A September 4, 2014 article in The Crime Report, “Female Employees the Most Common Abusers in Youth Detention Centers” reported high rates of female staff abuse of youth in juvenile detention and correctional facilities.
Why is anyone surprised? Sexual abuse behind bars happens regardless of the gender of the staff.
When youth are placed behind bars, where a detention or corrections official has with the authority and power to control virtually every aspect of a youth’s life, we set up the conditions for abuse, exploitation, and degradation. Ultimately sexual assault is about power and control.
One has only to look at T. J. Parsell's story to see how youth are raped, exploited and degraded behind bars. He wrote a book about his experience as a teen in adult prison, “Fish: A Boy in a Man's Prison” and now he is making a film.
For far too long, staff in juvenile detention and correctional facilities, adult jails and prisons have been allowed to sexually assault incarcerated youth without fear of being caught and paying the consequences. Detention and corrections officials have looked the other way as youth are sexually assaulted.
And the culture inside institutions is that sexual assault is the norm.
The Prison Rape Elimination Act (PREA) is changing that. Authored by a bipartisan group of lawmakers, including Rep. Frank Wolf (R-VA) and Rep. Bobby Scott (D-VA), PREA was unanimously approved by Congress and signed into law 11 years ago this past week by President George W. Bush.
The goal of PREA is zero tolerance of sexual assault behind bars. National standards were issued in 2009 by the National Prison Rape Elimination Commission (NPREC), as required by Congress. Draft regulations were issued in 2011. And final regulations were issued two years ago in May 2012.
States and localities are in the process of implementing PREA now.
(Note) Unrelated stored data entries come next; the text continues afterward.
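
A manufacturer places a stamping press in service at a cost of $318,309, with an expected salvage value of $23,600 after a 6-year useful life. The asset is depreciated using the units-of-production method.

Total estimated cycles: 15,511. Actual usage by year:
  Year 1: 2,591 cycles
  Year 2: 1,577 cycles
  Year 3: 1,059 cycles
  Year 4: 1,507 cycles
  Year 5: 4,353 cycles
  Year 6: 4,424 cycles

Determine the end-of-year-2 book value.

Depreciable base = $318,309 − $23,600 = $294,709.
Rate = $294,709 / 15,511 cycles = $19 per cycle.
Year 1: 2,591 × $19 = $49,229. Book value $269,080.
Year 2: 1,577 × $19 = $29,963. Book value $239,117.

$239,117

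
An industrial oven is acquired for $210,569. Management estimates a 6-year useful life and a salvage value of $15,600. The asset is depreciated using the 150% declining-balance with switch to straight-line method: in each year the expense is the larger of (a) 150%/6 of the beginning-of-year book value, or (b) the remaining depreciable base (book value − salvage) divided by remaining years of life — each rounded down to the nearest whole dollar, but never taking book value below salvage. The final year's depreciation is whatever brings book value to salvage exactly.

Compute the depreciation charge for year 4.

$24,411

Depreciable base = $210,569 − $15,600 = $194,969.
Year 1: DB = ⌊$210,569 × 150%/6⌋ = $52,642; SL = ⌊$194,969/6⌋ = $32,494 → take DB $52,642. Book value $157,927.
Year 2: DB = ⌊$157,927 × 150%/6⌋ = $39,481; SL = ⌊$142,327/5⌋ = $28,465 → take DB $39,481. Book value $118,446.
Year 3: DB = ⌊$118,446 × 150%/6⌋ = $29,611; SL = ⌊$102,846/4⌋ = $25,711 → take DB $29,611. Book value $88,835.
Year 4: DB = ⌊$88,835 × 150%/6⌋ = $22,208; SL = ⌊$73,235/3⌋ = $24,411 → take SL $24,411. Book value $64,424.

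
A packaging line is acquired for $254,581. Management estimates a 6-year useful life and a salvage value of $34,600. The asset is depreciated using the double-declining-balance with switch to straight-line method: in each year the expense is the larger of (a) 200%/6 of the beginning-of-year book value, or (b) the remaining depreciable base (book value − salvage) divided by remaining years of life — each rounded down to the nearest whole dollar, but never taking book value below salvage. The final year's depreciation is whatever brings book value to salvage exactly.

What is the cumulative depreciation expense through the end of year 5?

$219,981

Depreciable base = $254,581 − $34,600 = $219,981.
Year 1: DB = ⌊$254,581 × 200%/6⌋ = $84,860; SL = ⌊$219,981/6⌋ = $36,663 → take DB $84,860. Book value $169,721.
Year 2: DB = ⌊$169,721 × 200%/6⌋ = $56,573; SL = ⌊$135,121/5⌋ = $27,024 → take DB $56,573. Book value $113,148.
Year 3: DB = ⌊$113,148 × 200%/6⌋ = $37,716; SL = ⌊$78,548/4⌋ = $19,637 → take DB $37,716. Book value $75,432.
Year 4: DB = ⌊$75,432 × 200%/6⌋ = $25,144; SL = ⌊$40,832/3⌋ = $13,610 → take DB $25,144. Book value $50,288.
Year 5: DB = ⌊$50,288 × 200%/6⌋ = $16,762; SL = ⌊$15,688/2⌋ = $7,844 → take DB $16,762, capped at $15,688. Book value $34,600.
Accumulated through year 5 = $254,581 − $34,600 = $219,981.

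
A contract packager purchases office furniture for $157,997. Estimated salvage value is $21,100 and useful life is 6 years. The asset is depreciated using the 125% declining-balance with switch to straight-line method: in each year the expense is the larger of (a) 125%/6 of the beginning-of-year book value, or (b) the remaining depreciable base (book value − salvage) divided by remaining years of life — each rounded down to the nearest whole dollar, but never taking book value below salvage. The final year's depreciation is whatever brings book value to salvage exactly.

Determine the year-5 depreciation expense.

$19,098

Depreciable base = $157,997 − $21,100 = $136,897.
Year 1: DB = ⌊$157,997 × 125%/6⌋ = $32,916; SL = ⌊$136,897/6⌋ = $22,816 → take DB $32,916. Book value $125,081.
Year 2: DB = ⌊$125,081 × 125%/6⌋ = $26,058; SL = ⌊$103,981/5⌋ = $20,796 → take DB $26,058. Book value $99,023.
Year 3: DB = ⌊$99,023 × 125%/6⌋ = $20,629; SL = ⌊$77,923/4⌋ = $19,480 → take DB $20,629. Book value $78,394.
Year 4: DB = ⌊$78,394 × 125%/6⌋ = $16,332; SL = ⌊$57,294/3⌋ = $19,098 → take SL $19,098. Book value $59,296.
Year 5: DB = ⌊$59,296 × 125%/6⌋ = $12,353; SL = ⌊$38,196/2⌋ = $19,098 → take SL $19,098. Book value $40,198.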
To assist with implementation, the Department of Justice set up the PREA Resource Center, which has provided a website resource, numerous webinars and trainings all over the country.
Despite the federal resources, technical assistance and guidance that the Department of Justice (DOJ) has provided to states and localities, DOJ has come under intense scrutiny for not pressing states hard enough on implementation.
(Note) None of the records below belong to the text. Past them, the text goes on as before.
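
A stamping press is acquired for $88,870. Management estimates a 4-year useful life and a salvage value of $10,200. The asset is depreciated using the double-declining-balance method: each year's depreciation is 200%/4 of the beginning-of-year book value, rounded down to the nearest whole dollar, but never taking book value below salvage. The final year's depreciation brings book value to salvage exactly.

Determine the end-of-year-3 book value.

$11,109

Depreciable base = $88,870 − $10,200 = $78,670.
Year 1: ⌊$88,870 × 200%/4⌋ = $44,435. Book value $44,435.
Year 2: ⌊$44,435 × 200%/4⌋ = $22,217. Book value $22,218.
Year 3: ⌊$22,218 × 200%/4⌋ = $11,109. Book value $11,109.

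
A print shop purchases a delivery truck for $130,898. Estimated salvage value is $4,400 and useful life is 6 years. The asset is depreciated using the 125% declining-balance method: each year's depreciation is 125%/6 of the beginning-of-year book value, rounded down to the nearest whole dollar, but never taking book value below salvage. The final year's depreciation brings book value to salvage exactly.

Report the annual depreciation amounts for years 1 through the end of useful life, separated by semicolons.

Depreciable base = $130,898 − $4,400 = $126,498.
Year 1: ⌊$130,898 × 125%/6⌋ = $27,270. Book value $103,628.
Year 2: ⌊$103,628 × 125%/6⌋ = $21,589. Book value $82,039.
Year 3: ⌊$82,039 × 125%/6⌋ = $17,091. Book value $64,948.
Year 4: ⌊$64,948 × 125%/6⌋ = $13,530. Book value $51,418.
Year 5: ⌊$51,418 × 125%/6⌋ = $10,712. Book value $40,706.
Year 6 (final): $40,706 − $4,400 = $36,306. Book value $4,400.

$27,270; $21,589; $17,091; $13,530; $10,712; $36,306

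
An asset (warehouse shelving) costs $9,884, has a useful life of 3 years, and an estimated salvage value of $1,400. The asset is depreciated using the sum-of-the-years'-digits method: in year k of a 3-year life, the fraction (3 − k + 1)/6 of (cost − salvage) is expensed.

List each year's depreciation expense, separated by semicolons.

Depreciable base = $9,884 − $1,400 = $8,484.
Sum of the years' digits = 3+2+1 = 6.
Year 1: $8,484 × 3/6 = $4,242. Book value $5,642.
Year 2: $8,484 × 2/6 = $2,828. Book value $2,814.
Year 3: $8,484 × 1/6 = $1,414. Book value $1,400.

$4,242; $2,828; $1,414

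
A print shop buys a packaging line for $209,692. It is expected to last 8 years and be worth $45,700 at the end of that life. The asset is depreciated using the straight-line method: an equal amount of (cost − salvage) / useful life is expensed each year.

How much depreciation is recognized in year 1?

$20,499

Depreciable base = $209,692 − $45,700 = $163,992.
Annual expense = $163,992 / 8 = $20,499.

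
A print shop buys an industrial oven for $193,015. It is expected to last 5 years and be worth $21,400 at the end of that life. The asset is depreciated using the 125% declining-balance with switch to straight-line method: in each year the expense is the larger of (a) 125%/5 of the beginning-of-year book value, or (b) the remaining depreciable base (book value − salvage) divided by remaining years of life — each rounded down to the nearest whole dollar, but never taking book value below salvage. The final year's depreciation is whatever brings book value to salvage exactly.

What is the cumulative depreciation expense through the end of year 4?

Depreciable base = $193,015 − $21,400 = $171,615.
Year 1: DB = ⌊$193,015 × 125%/5⌋ = $48,253; SL = ⌊$171,615/5⌋ = $34,323 → take DB $48,253. Book value $144,762.
Year 2: DB = ⌊$144,762 × 125%/5⌋ = $36,190; SL = ⌊$123,362/4⌋ = $30,840 → take DB $36,190. Book value $108,572.
Year 3: DB = ⌊$108,572 × 125%/5⌋ = $27,143; SL = ⌊$87,172/3⌋ = $29,057 → take SL $29,057. Book value $79,515.
Year 4: DB = ⌊$79,515 × 125%/5⌋ = $19,878; SL = ⌊$58,115/2⌋ = $29,057 → take SL $29,057. Book value $50,458.
Accumulated through year 4 = $193,015 − $50,458 = $142,557.

$142,557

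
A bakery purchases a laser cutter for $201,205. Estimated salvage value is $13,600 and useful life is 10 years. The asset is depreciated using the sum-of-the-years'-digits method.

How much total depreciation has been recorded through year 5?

$136,440

Depreciable base = $201,205 − $13,600 = $187,605.
Sum of the years' digits = 10+9+8+7+6+5+4+3+2+1 = 55.
Year 1: $187,605 × 10/55 = $34,110. Book value $167,095.
Year 2: $187,605 × 9/55 = $30,699. Book value $136,396.
Year 3: $187,605 × 8/55 = $27,288. Book value $109,108.
Year 4: $187,605 × 7/55 = $23,877. Book value $85,231.
Year 5: $187,605 × 6/55 = $20,466. Book value $64,765.
Accumulated through year 5 = $201,205 − $64,765 = $136,440.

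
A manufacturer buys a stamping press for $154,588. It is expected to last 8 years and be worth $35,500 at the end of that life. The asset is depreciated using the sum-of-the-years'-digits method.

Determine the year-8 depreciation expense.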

For example, DOJ is allowing states to provide written 'assurances' that they will comply with PREA in lieu of an independent audit. At a press conference on May 28, Deputy Attorney General David Cole and Mary Lou Leary, principal deputy assistant attorney general for the Office of Justice Programs, reported that most states (46) provided written assurances indicating that they intend to comply with PREA.
Written assurances are no substitute for independent audits.
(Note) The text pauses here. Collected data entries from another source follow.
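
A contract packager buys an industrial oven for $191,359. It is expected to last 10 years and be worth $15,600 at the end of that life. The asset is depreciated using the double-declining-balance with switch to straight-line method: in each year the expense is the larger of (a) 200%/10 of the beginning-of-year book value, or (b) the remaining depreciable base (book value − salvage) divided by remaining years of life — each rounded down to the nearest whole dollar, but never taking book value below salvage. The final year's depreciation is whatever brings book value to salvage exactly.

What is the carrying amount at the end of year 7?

Depreciable base = $191,359 − $15,600 = $175,759.
Year 1: DB = ⌊$191,359 × 200%/10⌋ = $38,271; SL = ⌊$175,759/10⌋ = $17,575 → take DB $38,271. Book value $153,088.
Year 2: DB = ⌊$153,088 × 200%/10⌋ = $30,617; SL = ⌊$137,488/9⌋ = $15,276 → take DB $30,617. Book value $122,471.
Year 3: DB = ⌊$122,471 × 200%/10⌋ = $24,494; SL = ⌊$106,871/8⌋ = $13,358 → take DB $24,494. Book value $97,977.
Year 4: DB = ⌊$97,977 × 200%/10⌋ = $19,595; SL = ⌊$82,377/7⌋ = $11,768 → take DB $19,595. Book value $78,382.
Year 5: DB = ⌊$78,382 × 200%/10⌋ = $15,676; SL = ⌊$62,782/6⌋ = $10,463 → take DB $15,676. Book value $62,706.
Year 6: DB = ⌊$62,706 × 200%/10⌋ = $12,541; SL = ⌊$47,106/5⌋ = $9,421 → take DB $12,541. Book value $50,165.
Year 7: DB = ⌊$50,165 × 200%/10⌋ = $10,033; SL = ⌊$34,565/4⌋ = $8,641 → take DB $10,033. Book value $40,132.

$40,132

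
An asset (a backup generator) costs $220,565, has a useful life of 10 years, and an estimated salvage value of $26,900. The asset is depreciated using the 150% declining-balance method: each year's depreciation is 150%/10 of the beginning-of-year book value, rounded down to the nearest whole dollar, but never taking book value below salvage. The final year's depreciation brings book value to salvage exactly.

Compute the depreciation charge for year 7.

$12,478

Depreciable base = $220,565 − $26,900 = $193,665.
Year 1: ⌊$220,565 × 150%/10⌋ = $33,084. Book value $187,481.
Year 2: ⌊$187,481 × 150%/10⌋ = $28,122. Book value $159,359.
Year 3: ⌊$159,359 × 150%/10⌋ = $23,903. Book value $135,456.
Year 4: ⌊$135,456 × 150%/10⌋ = $20,318. Book value $115,138.
Year 5: ⌊$115,138 × 150%/10⌋ = $17,270. Book value $97,868.
Year 6: ⌊$97,868 × 150%/10⌋ = $14,680. Book value $83,188.
Year 7: ⌊$83,188 × 150%/10⌋ = $12,478. Book value $70,710.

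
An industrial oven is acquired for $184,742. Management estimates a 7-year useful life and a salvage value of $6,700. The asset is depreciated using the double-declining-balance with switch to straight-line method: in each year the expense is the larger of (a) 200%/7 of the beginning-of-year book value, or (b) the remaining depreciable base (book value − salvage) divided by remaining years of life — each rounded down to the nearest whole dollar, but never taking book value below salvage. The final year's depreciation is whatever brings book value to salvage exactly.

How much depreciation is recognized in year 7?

$13,797

Depreciable base = $184,742 − $6,700 = $178,042.
Year 1: DB = ⌊$184,742 × 200%/7⌋ = $52,783; SL = ⌊$178,042/7⌋ = $25,434 → take DB $52,783. Book value $131,959.
Year 2: DB = ⌊$131,959 × 200%/7⌋ = $37,702; SL = ⌊$125,259/6⌋ = $20,876 → take DB $37,702. Book value $94,257.
Year 3: DB = ⌊$94,257 × 200%/7⌋ = $26,930; SL = ⌊$87,557/5⌋ = $17,511 → take DB $26,930. Book value $67,327.
Year 4: DB = ⌊$67,327 × 200%/7⌋ = $19,236; SL = ⌊$60,627/4⌋ = $15,156 → take DB $19,236. Book value $48,091.
Year 5: DB = ⌊$48,091 × 200%/7⌋ = $13,740; SL = ⌊$41,391/3⌋ = $13,797 → take SL $13,797. Book value $34,294.
Year 6: DB = ⌊$34,294 × 200%/7⌋ = $9,798; SL = ⌊$27,594/2⌋ = $13,797 → take SL $13,797. Book value $20,497.
Year 7 (final): $20,497 − $6,700 = $13,797. Book value $6,700.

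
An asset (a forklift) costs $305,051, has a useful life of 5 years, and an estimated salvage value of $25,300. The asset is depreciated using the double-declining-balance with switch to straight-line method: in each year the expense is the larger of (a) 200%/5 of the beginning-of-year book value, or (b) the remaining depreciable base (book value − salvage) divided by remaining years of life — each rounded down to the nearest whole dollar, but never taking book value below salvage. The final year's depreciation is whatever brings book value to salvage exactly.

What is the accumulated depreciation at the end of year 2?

$195,232

Depreciable base = $305,051 − $25,300 = $279,751.
Year 1: DB = ⌊$305,051 × 200%/5⌋ = $122,020; SL = ⌊$279,751/5⌋ = $55,950 → take DB $122,020. Book value $183,031.
Year 2: DB = ⌊$183,031 × 200%/5⌋ = $73,212; SL = ⌊$157,731/4⌋ = $39,432 → take DB $73,212. Book value $109,819.
Accumulated through year 2 = $305,051 − $109,819 = $195,232.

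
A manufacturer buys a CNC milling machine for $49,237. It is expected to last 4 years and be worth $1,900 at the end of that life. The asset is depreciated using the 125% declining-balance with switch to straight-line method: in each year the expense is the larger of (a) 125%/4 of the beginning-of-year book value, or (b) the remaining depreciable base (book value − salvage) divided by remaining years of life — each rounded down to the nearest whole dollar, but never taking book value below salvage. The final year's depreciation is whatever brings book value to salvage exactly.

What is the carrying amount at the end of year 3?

$12,551

Depreciable base = $49,237 − $1,900 = $47,337.
Year 1: DB = ⌊$49,237 × 125%/4⌋ = $15,386; SL = ⌊$47,337/4⌋ = $11,834 → take DB $15,386. Book value $33,851.
Year 2: DB = ⌊$33,851 × 125%/4⌋ = $10,578; SL = ⌊$31,951/3⌋ = $10,650 → take SL $10,650. Book value $23,201.
Year 3: DB = ⌊$23,201 × 125%/4⌋ = $7,250; SL = ⌊$21,301/2⌋ = $10,650 → take SL $10,650. Book value $12,551.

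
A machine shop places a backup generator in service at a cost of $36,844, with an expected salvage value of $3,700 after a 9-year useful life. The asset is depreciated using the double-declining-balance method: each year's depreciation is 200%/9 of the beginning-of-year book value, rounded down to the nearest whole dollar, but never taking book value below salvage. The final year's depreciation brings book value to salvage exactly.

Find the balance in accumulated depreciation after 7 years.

$30,498

Depreciable base = $36,844 − $3,700 = $33,144.
Year 1: ⌊$36,844 × 200%/9⌋ = $8,187. Book value $28,657.
Year 2: ⌊$28,657 × 200%/9⌋ = $6,368. Book value $22,289.
Year 3: ⌊$22,289 × 200%/9⌋ = $4,953. Book value $17,336.
Year 4: ⌊$17,336 × 200%/9⌋ = $3,852. Book value $13,484.
Year 5: ⌊$13,484 × 200%/9⌋ = $2,996. Book value $10,488.
Year 6: ⌊$10,488 × 200%/9⌋ = $2,330. Book value $8,158.
Year 7: ⌊$8,158 × 200%/9⌋ = $1,812. Book value $6,346.
Accumulated through year 7 = $36,844 − $6,346 = $30,498.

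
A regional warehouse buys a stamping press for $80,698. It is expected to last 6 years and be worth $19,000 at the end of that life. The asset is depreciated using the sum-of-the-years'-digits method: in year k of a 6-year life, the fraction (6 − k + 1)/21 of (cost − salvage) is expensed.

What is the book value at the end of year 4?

Depreciable base = $80,698 − $19,000 = $61,698.
Sum of the years' digits = 6+5+4+3+2+1 = 21.
Year 1: $61,698 × 6/21 = $17,628. Book value $63,070.
Year 2: $61,698 × 5/21 = $14,690. Book value $48,380.
Year 3: $61,698 × 4/21 = $11,752. Book value $36,628.
Year 4: $61,698 × 3/21 = $8,814. Book value $27,814.

$27,814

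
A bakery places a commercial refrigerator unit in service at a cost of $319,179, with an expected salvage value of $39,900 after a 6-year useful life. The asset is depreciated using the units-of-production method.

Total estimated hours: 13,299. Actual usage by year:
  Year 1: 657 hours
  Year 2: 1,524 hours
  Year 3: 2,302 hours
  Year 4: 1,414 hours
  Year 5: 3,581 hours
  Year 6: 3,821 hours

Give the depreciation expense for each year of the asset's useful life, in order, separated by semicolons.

Depreciable base = $319,179 − $39,900 = $279,279.
Rate = $279,279 / 13,299 hours = $21 per hour.
Year 1: 657 × $21 = $13,797. Book value $305,382.
Year 2: 1,524 × $21 = $32,004. Book value $273,378.
Year 3: 2,302 × $21 = $48,342. Book value $225,036.
Year 4: 1,414 × $21 = $29,694. Book value $195,342.
Year 5: 3,581 × $21 = $75,201. Book value $120,141.
Year 6: 3,821 × $21 = $80,241. Book value $39,900.

$13,797; $32,004; $48,342; $29,694; $75,201; $80,241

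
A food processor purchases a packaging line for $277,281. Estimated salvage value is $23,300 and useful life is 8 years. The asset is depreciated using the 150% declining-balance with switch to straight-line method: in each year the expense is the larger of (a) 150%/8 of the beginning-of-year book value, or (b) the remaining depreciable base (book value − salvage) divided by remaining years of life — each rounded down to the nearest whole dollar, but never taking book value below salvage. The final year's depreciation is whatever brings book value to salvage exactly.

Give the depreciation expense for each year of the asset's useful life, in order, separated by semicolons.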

At the end of the day, a written assurance is just a piece of paper. This also appears to be a way for states not to comply with PREA without receiving a financial penalty. Some advocates are questioning whether this contradicts the PREA's regulations.
In addition to the letter sent to AG Holder earlier this year by Texas Governor Rick Perry, who declared he would not comply with PREA, DOJ officials reported that seven other states have not assured DOJ that they would comply.
However, DOJ does not appear to be asking for an accountability of the millions in federal funds that most of these non-compliant states have already received in federal grants for PREA compliance: Arizona ($300,000), Florida ($1.26 million), Idaho ($1.4 million), Indiana ($1.9 million), Nebraska ($644,000) and Texas ($3.5 million).
Too much is at risk for states not to comply.
U.S. Attorney General Eric Holder must stand firm and ensure this law is fully implemented in the states. Holder should take a more visible and aggressive stance in engaging the governors who intend to flout the law and require some accountability for the federal PREA implementation funds.
Youth behind bars must be protected from sexual abuse.